Nowadays sequencing is much faster and cheaper, but it would still be a gigantic undertaking.

From the site of Unsolved Mysteries, the show where I saw the case discussed, there is the tale of Frederick and Cedric Young. Although their mother believes Cedric committed a robbery, Frederick (who was stopped for a traffic violation and gave his brother’s name, as Frederick was not a licensed driver) was the twin jailed for the felony.

We had the opposite near St. Louis recently. Someone murdered the wrong twin.
http://www.stltoday.com/news/local/crime-and-courts/man-gets-years-for-killing-twin-of-intended-target-in/article_81499aea-977b-5de1-9105-a941b117987e.html

If the mutation produced a detectable dimorphism and the genes linked to it were known, would it be possible with current technology to look at those genes specifically?
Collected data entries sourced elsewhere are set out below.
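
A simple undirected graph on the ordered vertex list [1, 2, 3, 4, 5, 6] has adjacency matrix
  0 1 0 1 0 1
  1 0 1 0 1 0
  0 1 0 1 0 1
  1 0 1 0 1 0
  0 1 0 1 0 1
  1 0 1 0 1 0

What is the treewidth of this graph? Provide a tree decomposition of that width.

Treewidth 3.
One such decomposition:
Bags: B1 = {2, 4, 5, 6}  B2 = {1, 2, 4, 6}  B3 = {2, 3, 4, 6}
Tree: B1–B2, B2–B3

Every bag has size at most 4, so the width is 4 − 1 = 3 and tw(G) ≤ 3. For the lower bound: the 4 vertex sets {4,5}, {1,6}, {2}, {3} are disjoint, each induces a connected subgraph, and every pair is joined by at least one edge of G. Contracting each set to a single vertex therefore yields K_{4} as a minor, and since treewidth is minor-monotone, tw(G) ≥ tw(K_{4}) = 3. Hence tw(G) = 3 exactly.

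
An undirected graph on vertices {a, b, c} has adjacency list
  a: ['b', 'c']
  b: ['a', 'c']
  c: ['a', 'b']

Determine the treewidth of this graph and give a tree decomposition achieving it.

Treewidth 2.
One optimal decomposition is:
Bags: B1 = {a, b, c}
Tree: (single bag)

A single bag containing all 3 vertices is trivially a valid decomposition of width 2. For the lower bound, the 3 vertices {a, b, c} are pairwise adjacent, and any tree decomposition puts a clique entirely inside one bag — forcing width ≥ 2. Combining the bounds, tw(G) = 2.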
I’m thinking of a pair of twins I know whose eyes are different colors. That’s something which isn’t linked to a single gene pair and which can be affected by non-genetic factors (see: David Bowie’s eyes), but I’m thinking that if we know which genes are linked to eye color, it might be possible to verify the two men’s against the forensic sample(s).

Whoops.:smack:

Asimov wrote a short story along that line - one of the Union Club mysteries, IIRC.

Wow. If my wife gave birth to identical twins, I’d insist upon giving them dramatically different names, anyway. The “Dorione/Darione” thing must have driven every involved party UP A TREE for years.